Владимир Григорьевич, узнав о проблеме односельчанина, решил ему помочь и нашел в России офтальмологическую клинику, где Дмитрия Васильевича согласились прооперировать. Теперь он уговаривал Лукина поехать туда на обследование, но Дмитрий Васильевич пока на это не решался.

— Да так, — отмахнулась Надежда, взяв один из пакетов, предназначенный Лукину. — Вы, Дмитрий Васильевич, как, на операцию еще не решились?

— Все раздумываю пока, — смутился Лукин.

— Да что тут думать? — пожала плечами Надежда. — Делать надо! Катаракта — она ведь прогрессирует. Вот удалят вам ее — и будете видеть, как прежде.

— Знаешь, Надя, — сказал Дмитрий Васильевич, — я больше всего тоскую по работе. По деткам своим. По кружку. Когда ты показываешь то, что умеешь делать, а они смотрят с таким любопытством. А как у них загораются глаза, когда у них самих что-то получается!

— Вот и вернетесь в школу, — продолжала агитировать Надежда Витальевна. — Учителя сейчас Донбассу очень нужны. И кружок свой восстановите.

К лицу Дмитрия Васильевича прилила краска. Должно быть, ему стало стыдно за свой страх. На словах он это тут же подтвердил:

— Я вот тебя послушал, Надя, и прямо стыдно стало. А ведь и вправду, чего на печи сидеть? Я нужен детям, сил у меня хватает, если бы не катаракта.

— Я Володе передам, — пообещала Надежда, а потом, неожиданно даже для себя, добавила: — А я вот думаю, что нам в школе нужен краеведческий музей. Ко мне попало несколько распечатанных солдатских писем. Я их, конечно, отправлю адресатам, но…

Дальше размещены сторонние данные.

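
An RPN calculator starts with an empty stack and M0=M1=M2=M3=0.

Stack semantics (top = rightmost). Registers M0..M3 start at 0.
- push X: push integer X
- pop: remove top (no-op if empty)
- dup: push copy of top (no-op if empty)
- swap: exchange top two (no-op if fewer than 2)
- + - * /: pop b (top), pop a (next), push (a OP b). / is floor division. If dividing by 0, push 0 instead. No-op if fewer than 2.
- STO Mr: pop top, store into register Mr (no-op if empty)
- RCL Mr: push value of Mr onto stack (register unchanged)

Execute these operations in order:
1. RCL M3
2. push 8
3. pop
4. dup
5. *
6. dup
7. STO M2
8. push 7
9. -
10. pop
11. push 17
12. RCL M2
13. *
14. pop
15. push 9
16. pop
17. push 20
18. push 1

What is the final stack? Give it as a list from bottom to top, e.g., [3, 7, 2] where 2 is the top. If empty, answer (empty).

After op 1 (RCL M3): stack=[0] mem=[0,0,0,0]
After op 2 (push 8): stack=[0,8] mem=[0,0,0,0]
After op 3 (pop): stack=[0] mem=[0,0,0,0]
After op 4 (dup): stack=[0,0] mem=[0,0,0,0]
After op 5 (*): stack=[0] mem=[0,0,0,0]
After op 6 (dup): stack=[0,0] mem=[0,0,0,0]
After op 7 (STO M2): stack=[0] mem=[0,0,0,0]
After op 8 (push 7): stack=[0,7] mem=[0,0,0,0]
After op 9 (-): stack=[-7] mem=[0,0,0,0]
After op 10 (pop): stack=[empty] mem=[0,0,0,0]
After op 11 (push 17): stack=[17] mem=[0,0,0,0]
After op 12 (RCL M2): stack=[17,0] mem=[0,0,0,0]
After op 13 (*): stack=[0] mem=[0,0,0,0]
After op 14 (pop): stack=[empty] mem=[0,0,0,0]
After op 15 (push 9): stack=[9] mem=[0,0,0,0]
After op 16 (pop): stack=[empty] mem=[0,0,0,0]
After op 17 (push 20): stack=[20] mem=[0,0,0,0]
After op 18 (push 1): stack=[20,1] mem=[0,0,0,0]

Answer: [20, 1]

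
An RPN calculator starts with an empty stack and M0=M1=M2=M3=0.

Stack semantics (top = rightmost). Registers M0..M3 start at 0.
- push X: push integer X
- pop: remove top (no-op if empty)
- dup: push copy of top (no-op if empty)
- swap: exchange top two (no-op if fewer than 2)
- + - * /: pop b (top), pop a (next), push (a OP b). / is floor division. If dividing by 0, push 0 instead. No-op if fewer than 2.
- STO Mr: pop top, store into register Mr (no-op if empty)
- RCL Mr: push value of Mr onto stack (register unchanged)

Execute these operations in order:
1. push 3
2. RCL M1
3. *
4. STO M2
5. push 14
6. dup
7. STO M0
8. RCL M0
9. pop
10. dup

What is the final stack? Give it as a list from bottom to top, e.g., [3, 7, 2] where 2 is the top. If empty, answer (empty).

After op 1 (push 3): stack=[3] mem=[0,0,0,0]
After op 2 (RCL M1): stack=[3,0] mem=[0,0,0,0]
After op 3 (*): stack=[0] mem=[0,0,0,0]
After op 4 (STO M2): stack=[empty] mem=[0,0,0,0]
After op 5 (push 14): stack=[14] mem=[0,0,0,0]
After op 6 (dup): stack=[14,14] mem=[0,0,0,0]
After op 7 (STO M0): stack=[14] mem=[14,0,0,0]
After op 8 (RCL M0): stack=[14,14] mem=[14,0,0,0]
After op 9 (pop): stack=[14] mem=[14,0,0,0]
After op 10 (dup): stack=[14,14] mem=[14,0,0,0]

Answer: [14, 14]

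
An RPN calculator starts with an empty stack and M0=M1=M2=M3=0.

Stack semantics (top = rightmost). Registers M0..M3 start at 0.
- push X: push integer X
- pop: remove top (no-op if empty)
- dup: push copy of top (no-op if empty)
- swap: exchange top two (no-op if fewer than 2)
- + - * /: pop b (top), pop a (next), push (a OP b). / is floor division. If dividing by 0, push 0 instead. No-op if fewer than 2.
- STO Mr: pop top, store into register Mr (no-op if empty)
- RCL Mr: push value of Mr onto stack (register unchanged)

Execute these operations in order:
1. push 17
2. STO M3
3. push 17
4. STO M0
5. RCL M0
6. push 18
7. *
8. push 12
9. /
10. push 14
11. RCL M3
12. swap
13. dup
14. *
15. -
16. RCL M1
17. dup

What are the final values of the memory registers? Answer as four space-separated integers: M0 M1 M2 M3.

Answer: 17 0 0 17

Derivation:
After op 1 (push 17): stack=[17] mem=[0,0,0,0]
After op 2 (STO M3): stack=[empty] mem=[0,0,0,17]
After op 3 (push 17): stack=[17] mem=[0,0,0,17]
After op 4 (STO M0): stack=[empty] mem=[17,0,0,17]
After op 5 (RCL M0): stack=[17] mem=[17,0,0,17]
After op 6 (push 18): stack=[17,18] mem=[17,0,0,17]
After op 7 (*): stack=[306] mem=[17,0,0,17]
After op 8 (push 12): stack=[306,12] mem=[17,0,0,17]
After op 9 (/): stack=[25] mem=[17,0,0,17]
After op 10 (push 14): stack=[25,14] mem=[17,0,0,17]
After op 11 (RCL M3): stack=[25,14,17] mem=[17,0,0,17]
After op 12 (swap): stack=[25,17,14] mem=[17,0,0,17]
After op 13 (dup): stack=[25,17,14,14] mem=[17,0,0,17]
After op 14 (*): stack=[25,17,196] mem=[17,0,0,17]
After op 15 (-): stack=[25,-179] mem=[17,0,0,17]
After op 16 (RCL M1): stack=[25,-179,0] mem=[17,0,0,17]
After op 17 (dup): stack=[25,-179,0,0] mem=[17,0,0,17]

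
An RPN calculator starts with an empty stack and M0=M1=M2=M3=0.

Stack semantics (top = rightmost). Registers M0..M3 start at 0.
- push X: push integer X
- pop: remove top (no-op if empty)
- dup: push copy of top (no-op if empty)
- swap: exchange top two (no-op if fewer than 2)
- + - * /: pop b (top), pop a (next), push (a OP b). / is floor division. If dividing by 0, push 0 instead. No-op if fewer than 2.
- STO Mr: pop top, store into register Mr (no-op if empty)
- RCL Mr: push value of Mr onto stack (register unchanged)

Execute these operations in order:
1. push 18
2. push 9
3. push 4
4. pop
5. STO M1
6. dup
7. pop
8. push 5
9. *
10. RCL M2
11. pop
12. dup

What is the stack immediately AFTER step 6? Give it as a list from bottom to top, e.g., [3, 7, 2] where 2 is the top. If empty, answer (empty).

After op 1 (push 18): stack=[18] mem=[0,0,0,0]
After op 2 (push 9): stack=[18,9] mem=[0,0,0,0]
After op 3 (push 4): stack=[18,9,4] mem=[0,0,0,0]
After op 4 (pop): stack=[18,9] mem=[0,0,0,0]
After op 5 (STO M1): stack=[18] mem=[0,9,0,0]
After op 6 (dup): stack=[18,18] mem=[0,9,0,0]

[18, 18]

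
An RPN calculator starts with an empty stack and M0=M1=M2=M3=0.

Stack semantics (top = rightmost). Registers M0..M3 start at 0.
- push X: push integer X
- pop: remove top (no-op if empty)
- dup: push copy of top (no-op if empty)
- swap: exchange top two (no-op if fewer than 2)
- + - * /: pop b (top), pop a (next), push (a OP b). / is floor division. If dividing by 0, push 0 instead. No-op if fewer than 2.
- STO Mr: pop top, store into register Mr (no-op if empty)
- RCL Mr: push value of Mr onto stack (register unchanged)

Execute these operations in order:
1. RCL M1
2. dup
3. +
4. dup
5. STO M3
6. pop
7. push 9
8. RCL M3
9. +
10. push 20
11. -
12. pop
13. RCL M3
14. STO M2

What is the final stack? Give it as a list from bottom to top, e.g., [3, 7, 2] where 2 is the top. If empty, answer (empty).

Answer: (empty)

Derivation:
After op 1 (RCL M1): stack=[0] mem=[0,0,0,0]
After op 2 (dup): stack=[0,0] mem=[0,0,0,0]
After op 3 (+): stack=[0] mem=[0,0,0,0]
After op 4 (dup): stack=[0,0] mem=[0,0,0,0]
After op 5 (STO M3): stack=[0] mem=[0,0,0,0]
After op 6 (pop): stack=[empty] mem=[0,0,0,0]
After op 7 (push 9): stack=[9] mem=[0,0,0,0]
After op 8 (RCL M3): stack=[9,0] mem=[0,0,0,0]
After op 9 (+): stack=[9] mem=[0,0,0,0]
After op 10 (push 20): stack=[9,20] mem=[0,0,0,0]
After op 11 (-): stack=[-11] mem=[0,0,0,0]
After op 12 (pop): stack=[empty] mem=[0,0,0,0]
After op 13 (RCL M3): stack=[0] mem=[0,0,0,0]
After op 14 (STO M2): stack=[empty] mem=[0,0,0,0]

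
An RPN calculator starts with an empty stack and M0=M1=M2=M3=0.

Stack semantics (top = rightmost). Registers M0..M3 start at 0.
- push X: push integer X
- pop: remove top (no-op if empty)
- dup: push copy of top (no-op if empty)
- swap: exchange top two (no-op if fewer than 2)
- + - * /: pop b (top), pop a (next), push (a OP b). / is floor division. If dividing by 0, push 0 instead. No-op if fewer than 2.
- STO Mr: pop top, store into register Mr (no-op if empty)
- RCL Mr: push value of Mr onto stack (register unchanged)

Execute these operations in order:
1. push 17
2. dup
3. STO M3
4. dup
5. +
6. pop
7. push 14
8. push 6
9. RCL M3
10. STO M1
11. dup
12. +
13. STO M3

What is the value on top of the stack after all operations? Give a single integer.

After op 1 (push 17): stack=[17] mem=[0,0,0,0]
After op 2 (dup): stack=[17,17] mem=[0,0,0,0]
After op 3 (STO M3): stack=[17] mem=[0,0,0,17]
After op 4 (dup): stack=[17,17] mem=[0,0,0,17]
After op 5 (+): stack=[34] mem=[0,0,0,17]
After op 6 (pop): stack=[empty] mem=[0,0,0,17]
After op 7 (push 14): stack=[14] mem=[0,0,0,17]
After op 8 (push 6): stack=[14,6] mem=[0,0,0,17]
After op 9 (RCL M3): stack=[14,6,17] mem=[0,0,0,17]
After op 10 (STO M1): stack=[14,6] mem=[0,17,0,17]
After op 11 (dup): stack=[14,6,6] mem=[0,17,0,17]
After op 12 (+): stack=[14,12] mem=[0,17,0,17]
After op 13 (STO M3): stack=[14] mem=[0,17,0,12]

Answer: 14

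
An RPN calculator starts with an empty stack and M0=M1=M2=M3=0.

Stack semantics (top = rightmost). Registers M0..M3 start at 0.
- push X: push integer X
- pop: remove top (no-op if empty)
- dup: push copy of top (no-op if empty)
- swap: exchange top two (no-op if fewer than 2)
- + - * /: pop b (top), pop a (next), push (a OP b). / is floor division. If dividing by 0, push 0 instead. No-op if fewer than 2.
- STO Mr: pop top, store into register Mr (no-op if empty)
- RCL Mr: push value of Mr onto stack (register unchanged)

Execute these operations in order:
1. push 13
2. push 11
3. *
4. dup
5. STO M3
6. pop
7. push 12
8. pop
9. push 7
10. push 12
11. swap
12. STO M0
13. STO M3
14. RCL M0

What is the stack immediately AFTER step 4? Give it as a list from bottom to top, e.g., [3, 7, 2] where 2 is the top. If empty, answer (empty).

After op 1 (push 13): stack=[13] mem=[0,0,0,0]
After op 2 (push 11): stack=[13,11] mem=[0,0,0,0]
After op 3 (*): stack=[143] mem=[0,0,0,0]
After op 4 (dup): stack=[143,143] mem=[0,0,0,0]

[143, 143]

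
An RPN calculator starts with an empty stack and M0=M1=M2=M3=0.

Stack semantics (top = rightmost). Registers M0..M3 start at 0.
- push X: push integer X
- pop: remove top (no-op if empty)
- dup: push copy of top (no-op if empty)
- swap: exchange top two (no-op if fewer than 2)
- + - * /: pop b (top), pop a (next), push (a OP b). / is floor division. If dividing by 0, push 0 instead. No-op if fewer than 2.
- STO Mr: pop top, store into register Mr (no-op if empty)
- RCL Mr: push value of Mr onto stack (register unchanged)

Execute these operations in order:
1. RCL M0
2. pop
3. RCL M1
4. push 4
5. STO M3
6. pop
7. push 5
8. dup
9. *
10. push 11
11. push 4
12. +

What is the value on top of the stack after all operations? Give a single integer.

Answer: 15

Derivation:
After op 1 (RCL M0): stack=[0] mem=[0,0,0,0]
After op 2 (pop): stack=[empty] mem=[0,0,0,0]
After op 3 (RCL M1): stack=[0] mem=[0,0,0,0]
After op 4 (push 4): stack=[0,4] mem=[0,0,0,0]
After op 5 (STO M3): stack=[0] mem=[0,0,0,4]
After op 6 (pop): stack=[empty] mem=[0,0,0,4]
After op 7 (push 5): stack=[5] mem=[0,0,0,4]
After op 8 (dup): stack=[5,5] mem=[0,0,0,4]
After op 9 (*): stack=[25] mem=[0,0,0,4]
After op 10 (push 11): stack=[25,11] mem=[0,0,0,4]
After op 11 (push 4): stack=[25,11,4] mem=[0,0,0,4]
After op 12 (+): stack=[25,15] mem=[0,0,0,4]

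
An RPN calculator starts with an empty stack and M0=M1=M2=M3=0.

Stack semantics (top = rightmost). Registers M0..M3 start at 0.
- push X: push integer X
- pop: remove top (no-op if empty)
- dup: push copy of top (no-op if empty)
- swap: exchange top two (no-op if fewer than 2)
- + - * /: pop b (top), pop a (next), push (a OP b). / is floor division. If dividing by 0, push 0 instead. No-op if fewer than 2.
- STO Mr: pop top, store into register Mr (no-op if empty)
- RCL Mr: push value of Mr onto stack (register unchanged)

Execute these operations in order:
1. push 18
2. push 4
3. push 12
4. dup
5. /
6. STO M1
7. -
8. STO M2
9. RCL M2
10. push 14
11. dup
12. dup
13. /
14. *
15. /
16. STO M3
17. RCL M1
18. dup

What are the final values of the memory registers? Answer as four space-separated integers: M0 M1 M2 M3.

After op 1 (push 18): stack=[18] mem=[0,0,0,0]
After op 2 (push 4): stack=[18,4] mem=[0,0,0,0]
After op 3 (push 12): stack=[18,4,12] mem=[0,0,0,0]
After op 4 (dup): stack=[18,4,12,12] mem=[0,0,0,0]
After op 5 (/): stack=[18,4,1] mem=[0,0,0,0]
After op 6 (STO M1): stack=[18,4] mem=[0,1,0,0]
After op 7 (-): stack=[14] mem=[0,1,0,0]
After op 8 (STO M2): stack=[empty] mem=[0,1,14,0]
After op 9 (RCL M2): stack=[14] mem=[0,1,14,0]
After op 10 (push 14): stack=[14,14] mem=[0,1,14,0]
After op 11 (dup): stack=[14,14,14] mem=[0,1,14,0]
After op 12 (dup): stack=[14,14,14,14] mem=[0,1,14,0]
After op 13 (/): stack=[14,14,1] mem=[0,1,14,0]
After op 14 (*): stack=[14,14] mem=[0,1,14,0]
After op 15 (/): stack=[1] mem=[0,1,14,0]
After op 16 (STO M3): stack=[empty] mem=[0,1,14,1]
After op 17 (RCL M1): stack=[1] mem=[0,1,14,1]
After op 18 (dup): stack=[1,1] mem=[0,1,14,1]

Answer: 0 1 14 1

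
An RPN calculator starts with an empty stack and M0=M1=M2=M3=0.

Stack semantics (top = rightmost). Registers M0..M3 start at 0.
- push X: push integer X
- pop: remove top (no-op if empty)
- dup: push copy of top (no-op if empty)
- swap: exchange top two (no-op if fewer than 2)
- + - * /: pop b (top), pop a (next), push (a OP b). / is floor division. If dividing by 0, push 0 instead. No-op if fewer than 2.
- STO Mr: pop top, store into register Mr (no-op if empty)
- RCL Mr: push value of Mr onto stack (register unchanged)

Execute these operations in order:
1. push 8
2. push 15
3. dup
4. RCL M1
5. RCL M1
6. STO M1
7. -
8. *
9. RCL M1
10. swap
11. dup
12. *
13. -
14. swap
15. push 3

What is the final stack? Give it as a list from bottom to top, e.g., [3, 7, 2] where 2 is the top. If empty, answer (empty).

After op 1 (push 8): stack=[8] mem=[0,0,0,0]
After op 2 (push 15): stack=[8,15] mem=[0,0,0,0]
After op 3 (dup): stack=[8,15,15] mem=[0,0,0,0]
After op 4 (RCL M1): stack=[8,15,15,0] mem=[0,0,0,0]
After op 5 (RCL M1): stack=[8,15,15,0,0] mem=[0,0,0,0]
After op 6 (STO M1): stack=[8,15,15,0] mem=[0,0,0,0]
After op 7 (-): stack=[8,15,15] mem=[0,0,0,0]
After op 8 (*): stack=[8,225] mem=[0,0,0,0]
After op 9 (RCL M1): stack=[8,225,0] mem=[0,0,0,0]
After op 10 (swap): stack=[8,0,225] mem=[0,0,0,0]
After op 11 (dup): stack=[8,0,225,225] mem=[0,0,0,0]
After op 12 (*): stack=[8,0,50625] mem=[0,0,0,0]
After op 13 (-): stack=[8,-50625] mem=[0,0,0,0]
After op 14 (swap): stack=[-50625,8] mem=[0,0,0,0]
After op 15 (push 3): stack=[-50625,8,3] mem=[0,0,0,0]

Answer: [-50625, 8, 3]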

— Солдатские письма много говорят о войне, — задумчиво кивнул Дмитрий Васильевич. — В книгах, в кино, даже в кадрах кинохроники война… немного не настоящая, что ли. А когда читаешь военные письма, начинаешь проникаться чувствами писавшего. Понимаешь, что он чувствовал, что переживал. Понимаешь, что для него война не была приятной прогулкой. Что война — это страшно…

— Вот я и думаю про экспозицию, — кивнула Надежда. — Но, во-первых, письма надо всё-таки доставить тем, для кого они написаны, а во-вторых… морально ли такие вещи на витрину выкладывать? Письма всё-таки личная корреспонденция…

— По всему Союзу [Союз, СССР — Союз Советских Социалистических Республик.] солдатские письма в музеях лежат, — возразил ей Лукин. — Да и не только солдатские. А что касается первого вопроса — оригиналы можно отправить по адресу, но снять для музея копии. Слава богу, сейчас техника шагнула далеко вперед.

Дмитрий Васильевич встал со стула, на который присел, и взял выданный ему пакет:

— Кстати, о технике. У меня такая радость! Заходил ко мне собрат по несчастью, Дима Галочкин. У меня с шестнадцатого телевизор не показывал, антенна упала, помнишь, когда стреляли? Взрывной волной сорвало. Я с тех пор его и не смотрел. Всё равно плохо вижу, да и смотреть нечего было, наших каналов еще не было, а от укропских меня тошнит. К тому же все равно я плохо вижу из-за этой катаракты…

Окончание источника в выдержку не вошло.